The app displayed pictures of more than 100 Muslim women “for sale as maids”. The app was taken down in January this year following outrage on social media.
Rehbar is one of the few women journalists still reporting in the region. “Working in Kashmir is really challenging," she says. "Security, surveillance, and intimidation have long been a concern, and now online trolling has added to our worries.”
With all the online harassment that she has gone through in the recent months, Rehbar says the Press Club had become a place where she would find comfort through sharing her anxieties with her colleagues. “Being around my fraternity gave me the courage to brave the mental trauma.”
Another female journalist, Arjumand Shaheed, echoes her thoughts: "We feel dispersed," she says.
‘Strengthening our belief in press freedom’
The first ever elections to appoint the governing body of the Press Club were held in July 2019.
There is a reason more than 300 journalists became members of the club and, in a region that sees poor voter turnout at public elections, the Press Club saw near-100 percent voting, says Hassan.
Hassan regularly contributes to the Guardian in the UK and other international publications. “The place was a rundown structure with not many facilities. But it meant more to the people coming there to sit around and have tea.”
Hassan believes that the growth and strength of journalism in Kashmir over the past few years gave the club a special significance.
“The fact that there arose a need to close the place down is a testament to the role it was playing,” he says. “The accessibility to international audiences and the ability to tell Kashmir’s stories to the world strengthened our belief in press freedom.
“The place symbolised a community; it was an address where we could all come together with ideas. With the closure of the Press Club, we realise a sense of belonging has been taken away from us.”
The club’s closure has made the jobs of freelancers and female journalists especially difficult. Political and social uncertainty in the region make it near-impossible to travel to report or find places to file their stories. Women journalists say they find it particularly demoralising and difficult to work without the comfort and security of being inside the premises of the Press Club.
“This career comes with expected vulnerabilities and situations like these make it more difficult for us to work freely, which makes our families reassess our career choices. Hence the impression ‘this is not a safe field for a woman’,” says one woman journalist who is working from the home of a colleague when we speak to her. She did not not wish to be named for fear of reprisals.
‘We feel displaced’
Media has been tightly controlled in Kashmir, the only Muslim-majority region of India, for years.

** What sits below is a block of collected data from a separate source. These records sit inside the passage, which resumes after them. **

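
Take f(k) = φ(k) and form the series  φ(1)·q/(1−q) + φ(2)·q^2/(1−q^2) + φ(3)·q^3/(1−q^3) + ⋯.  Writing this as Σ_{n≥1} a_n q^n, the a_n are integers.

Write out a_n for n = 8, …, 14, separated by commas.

n=8: 8·1 4·2 2·4 1·8  φ→[4+2+1+1]=8
n=9: 1·9 3·3 9·1  φ→[1+2+6]=9
[q^10] φ(10)=4,φ(5)=4,φ(2)=1,φ(1)=1 ⇒ 10
n=11: 1·11 11·1  φ→[1+10]=11
[q^12] φ(1)=1,φ(2)=1,φ(3)=2,φ(4)=2,φ(6)=2,φ(12)=4 ⇒ 12
d|13:{1,13}  Σφ=1+12=13
d|14:{1,2,7,14}  Σφ=1+1+6+6=14

8, 9, 10, 11, 12, 13, 14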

Muhammad Raafi and Azaan Javaid, both in their mid-30s, have been working as journalists since 2012. “The strangulation of media in Kashmir is not new,” says Javaid.
Raafi has mostly covered Kashmir for various media, local, national and international; while Javaid - before moving to Kashmir in 2017 - reported from New Delhi, including for the Hindustan Times. On the closure of the Kashmir Press Club, both agree: "We feel displaced"
“There have been pressures on journalists from all warring sides since the beginning of armed rebellion in early 1990s. Raids, summoning, intimidation have always been there,” Raafi says.
But since August 5, 2019, when the Indian government annexed the disputed territory, they say, the situation of the media has worsened. It is as if the intention is to create an information black hole, a belief held by many media watchdogs since. “Our colleagues have been arrested and interrogated. Some have been booked under harsh anti-terror laws.”
Raafi and Javaid say that despite the pulls and pressures, many journalists are continuing to work and it was for these journalists that Kashmir Press Club existed.
“The shutting down of KPC is a means to silence them and also to end whatever solidarity existed between journalists who faced consequences for doing their work uprightly.”